Now, you have two sets of estimation results. One set of results is computed by using a stratified estimator that is based on an adjustment strategy. The other set of results is computed by using the naive marginal association between the treatment and outcome variables. The estimates of the causal effects UnitEff and StdEff that are computed using these two estimators are shown in Output 37.7.6. For comparison, the target true values of the causal effects are also shown.

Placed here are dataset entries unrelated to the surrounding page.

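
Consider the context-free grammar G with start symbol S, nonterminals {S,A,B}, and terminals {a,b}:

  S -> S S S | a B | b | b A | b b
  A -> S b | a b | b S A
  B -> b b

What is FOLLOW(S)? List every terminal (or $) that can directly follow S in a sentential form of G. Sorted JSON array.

FIRST sets, iterate to fixpoint:
[1]
  A via A→a b: +{a}
  A via A→b S A: +{b}
  B via B→b b: +{b}
  S via S→a B: +{a}
  S via S→b: +{b}
  S: {a,b}  A: {a,b}  B: {b}
[2] — fixpoint
  S: {a,b}  A: {a,b}  B: {b}

FOLLOW sets:
seed FOLLOW(S) with $
[1]
  A→S b: FOLLOW(S) ⊇ FIRST(b) = {b}; new: +{b}
  A→b S A: FOLLOW(S) ⊇ FIRST(A) = {a,b}; new: +{a}
  S→a B: FOLLOW(B) ⊇ FOLLOW(S) ⊇ {$,a,b}; new: +{$,a,b}
  S→b A: FOLLOW(A) ⊇ FOLLOW(S) ⊇ {$,a,b}; new: +{$,a,b}
  FOLLOW(S)={$,a,b}  FOLLOW(A)={$,a,b}  FOLLOW(B)={$,a,b}
[2] — fixpoint
  FOLLOW(S)={$,a,b}  FOLLOW(A)={$,a,b}  FOLLOW(B)={$,a,b}

FOLLOW(S) = ["$", "a", "b"]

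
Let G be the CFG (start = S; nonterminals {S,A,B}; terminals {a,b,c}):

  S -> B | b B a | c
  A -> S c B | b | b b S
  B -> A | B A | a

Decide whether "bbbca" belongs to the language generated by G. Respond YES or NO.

Convert to CNF:
  S -> B A | S X7 | T1 X8 | T1 X9 | a | b | c
  A -> S X3 | T1 X4 | b
  B -> B A | S X5 | T1 X6 | a | b
  T0 -> c
  T1 -> b
  T2 -> a
  X3 -> T0 B
  X4 -> T1 S
  X5 -> T0 B
  X6 -> T1 S
  X7 -> T0 B
  X8 -> B T2
  X9 -> T1 S

Fill CYK table bottom-up:
  T[0,0] 'b' = {A,B,S,T1}  orig:{A,B,S}
  T[1,1] 'b' = {A,B,S,T1}  orig:{A,B,S}
  T[2,2] 'b' = {A,B,S,T1}  orig:{A,B,S}
  T[3,3] 'c' = {S,T0}  orig:{S}
  T[4,4] 'a' = {B,S,T2}  orig:{B,S}
  T[0,1] 'bb' = {B,S,X4,X6,X9}  orig:{B,S}
  T[1,2] 'bb' = {B,S,X4,X6,X9}  orig:{B,S}
  T[2,3] 'bc' = {X4,X6,X9}  orig:{}
  T[3,4] 'ca' = {X3,X5,X7}  orig:{}
  T[0,2] 'bbb' = {A,B,S,X4,X6,X9}  orig:{A,B,S}
  T[1,3] 'bbc' = {A,B,S}
  T[2,4] 'bca' = {A,B,S}
  T[0,3] 'bbbc' = {B,S,X4,X6,X9}  orig:{B,S}
  T[1,4] 'bbca' = {A,B,S,X4,X6,X8,X9}  orig:{A,B,S}
  T[0,4] 'bbbca' = {A,B,S,X4,X6,X8,X9}  orig:{A,B,S}

S ∈ T[0,4] ⇒ YES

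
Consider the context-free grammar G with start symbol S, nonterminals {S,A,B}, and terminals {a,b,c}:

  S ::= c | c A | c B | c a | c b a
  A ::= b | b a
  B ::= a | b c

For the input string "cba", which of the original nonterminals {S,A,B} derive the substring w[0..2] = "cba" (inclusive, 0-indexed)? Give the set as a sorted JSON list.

CNF form of G:
  S -> T2 A | T2 B | T2 T1 | T2 X3 | c
  A -> T0 T1 | b
  B -> T0 T2 | a
  T0 -> b
  T1 -> a
  T2 -> c
  X3 -> T0 T1

CYK fill, restricted to cells inside w[0..2]:
  [0..0]={S,T2}  "c"  orig:{S}
  [1..1]={A,T0}  "b"  orig:{A}
  [2..2]={B,T1}  "a"  orig:{B}
  [0..1]={S}  "cb"
  [1..2]={A,X3}  "ba"  orig:{A}
  [0..2]={S}  "cba"

Original NTs in T[0,2] deriving "cba": ["S"]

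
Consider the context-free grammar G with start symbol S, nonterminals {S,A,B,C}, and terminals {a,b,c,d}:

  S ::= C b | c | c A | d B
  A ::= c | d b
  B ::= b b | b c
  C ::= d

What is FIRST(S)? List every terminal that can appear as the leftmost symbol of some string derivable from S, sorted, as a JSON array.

FIRST sets, iterate to fixpoint:
iter 1:
  A via A→c: +{c}
  A via A→d b: +{d}
  B via B→b b: +{b}
  C via C→d: +{d}
  S via S→C b: +{d}
  S via S→c: +{c}
  FIRST[S]={c,d}  FIRST[A]={c,d}  FIRST[B]={b}  FIRST[C]={d}
iter 2: (stable)
  FIRST[S]={c,d}  FIRST[A]={c,d}  FIRST[B]={b}  FIRST[C]={d}

FIRST(S) = ["c", "d"]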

The estimates that are computed by using the stratified estimator very closely approximate the true values. This is expected, because the set {Smoking,StatinUse} is a valid adjustment set for the data generating process shown in Figure 10. However, the estimates that are computed by using the naive unadjusted logistic regression results do not agree with the true values. This is also expected, because the PROC CAUSALGRAPH analysis in Output 37.7.3 shows that the empty set is not a valid adjustment. Thus, this example demonstrates the usefulness of causal graph theory to identify causal effects in confounding situations. By devising a stratified estimator of the causal effects, this example also demonstrates how to implement a good statistical estimation strategy based on the identification results from PROC CAUSALGRAPH.